Diese Vorgehensweise brachte viele überraschende Ergebnisse. Das wichtigste: Ihre eigene Identität als Russin begann für Romanowa eine bedeutende Rolle zu spielen. Beispielsweise wurde sie gebeten, für einen walisischen Chor alte russische Texte zu lesen, obwohl sie kein Altrussisch konnte. Oder sie wurde gezwungen, mit unbedecktem Kopf in einer Kirche zu sitzen, was ihrer orthodoxen Erziehung widerspricht. Es gab viele Situationen, die in ihrer Gesamtheit die Fragen nach der Identität sowohl einer Gemeinschaft als auch einer einzelnen Person verdeutlichen.
«Das Fremde ermöglicht es uns erst, die Bindung an unseren Kreis zu spüren.» — Jana Romanova
Romanowa hat sich schon immer dafür interessiert, welche Mechanismen und Voraussetzungen identitätsstiftend wirken, vor allem in Ländern, in denen die Frage der nationalen Identität in den letzten Jahren wieder mehr Aufmerksamkeit erhalten hat.

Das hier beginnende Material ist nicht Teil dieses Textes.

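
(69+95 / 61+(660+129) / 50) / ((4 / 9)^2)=21329649 / 48800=437.08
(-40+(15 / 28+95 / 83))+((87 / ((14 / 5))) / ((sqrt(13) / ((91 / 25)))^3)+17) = -49547 / 2324+55419*sqrt(13) / 6250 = 10.65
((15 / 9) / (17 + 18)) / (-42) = -1 / 882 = -0.00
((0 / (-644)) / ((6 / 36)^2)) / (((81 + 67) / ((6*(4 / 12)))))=0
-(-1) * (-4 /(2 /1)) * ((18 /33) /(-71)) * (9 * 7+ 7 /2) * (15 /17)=11970 /13277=0.90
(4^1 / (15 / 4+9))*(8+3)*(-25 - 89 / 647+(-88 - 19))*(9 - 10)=885104 / 1941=456.00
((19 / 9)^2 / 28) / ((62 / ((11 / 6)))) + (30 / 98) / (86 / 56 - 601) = 0.00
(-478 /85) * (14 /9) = -6692 /765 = -8.75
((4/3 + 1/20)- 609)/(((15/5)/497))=-18119129/180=-100661.83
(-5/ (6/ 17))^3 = -614125/ 216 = -2843.17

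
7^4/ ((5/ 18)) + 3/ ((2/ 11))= 86601/ 10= 8660.10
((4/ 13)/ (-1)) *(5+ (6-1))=-40/ 13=-3.08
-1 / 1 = -1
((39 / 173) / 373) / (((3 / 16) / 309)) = 64272 / 64529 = 1.00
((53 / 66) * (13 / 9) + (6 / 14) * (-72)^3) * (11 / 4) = -665123113 / 1512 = -439896.24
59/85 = 0.69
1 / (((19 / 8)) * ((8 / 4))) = 4 / 19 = 0.21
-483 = -483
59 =59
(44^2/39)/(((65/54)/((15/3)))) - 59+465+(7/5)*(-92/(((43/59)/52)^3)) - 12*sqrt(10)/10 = -3142917306730982/67183415 - 6*sqrt(10)/5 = -46781152.19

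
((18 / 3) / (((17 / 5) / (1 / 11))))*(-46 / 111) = -460 / 6919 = -0.07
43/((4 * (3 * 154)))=0.02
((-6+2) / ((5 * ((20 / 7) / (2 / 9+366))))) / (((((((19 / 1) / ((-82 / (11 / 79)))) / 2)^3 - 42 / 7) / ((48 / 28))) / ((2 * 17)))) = 974852544088784896 / 978646023166875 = 996.12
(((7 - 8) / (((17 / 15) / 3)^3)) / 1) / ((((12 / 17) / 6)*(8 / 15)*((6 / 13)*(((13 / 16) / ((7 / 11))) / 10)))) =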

In ihrem eigenen Land hat dies dazu geführt, dass die Menschen ihre politischen Positionen überdenken, was zu zahlreichen Konflikten, manchmal sogar innerhalb der Familien führt. «Einige Menschen, die diese neue Entwicklung nicht akzeptieren, versuchen, in andere Länder und zu anderen kollektiven Identitäten auszuwandern, in denen sie akzeptiert werden. Auf der anderen Seite gibt es viele, die begonnen haben, sich als stolze Russen zu betrachten», sagt die russische Fotografin.
Die Fotografien sind die Resultate des Experiments.
Romanowa erklärt, in Claire Denis' Kurzfilm «Vers Nancy» weise der französische Philosoph Jean-Luc Nancy darauf hin, dass die Existenz des Anderen – des Fremden – als Voraussetzung für die eigene Gruppenidentität angesehen werden könne. Erst das Fremde ermögliche es uns, die Bindung an unseren Kreis zu spüren. So stärke die Begegnung mit einem Fremden die Identität der Gemeinschaft, unser Gefühl der Zugehörigkeit zu einer bestimmten Gruppe von Menschen: «Die Fotografien aus der Serie «Adopted Welsh» als Resultate des Experiments erzählen in einer Weise etwas über mein Russischsein, das in Russland nicht auffallen würde, und spiegeln gleichzeitig die Art und Weise wider, wie eine Gesellschaft in jedem Land sich selbst als Identität denkt und wie sie Fremde akzeptiert oder ablehnt».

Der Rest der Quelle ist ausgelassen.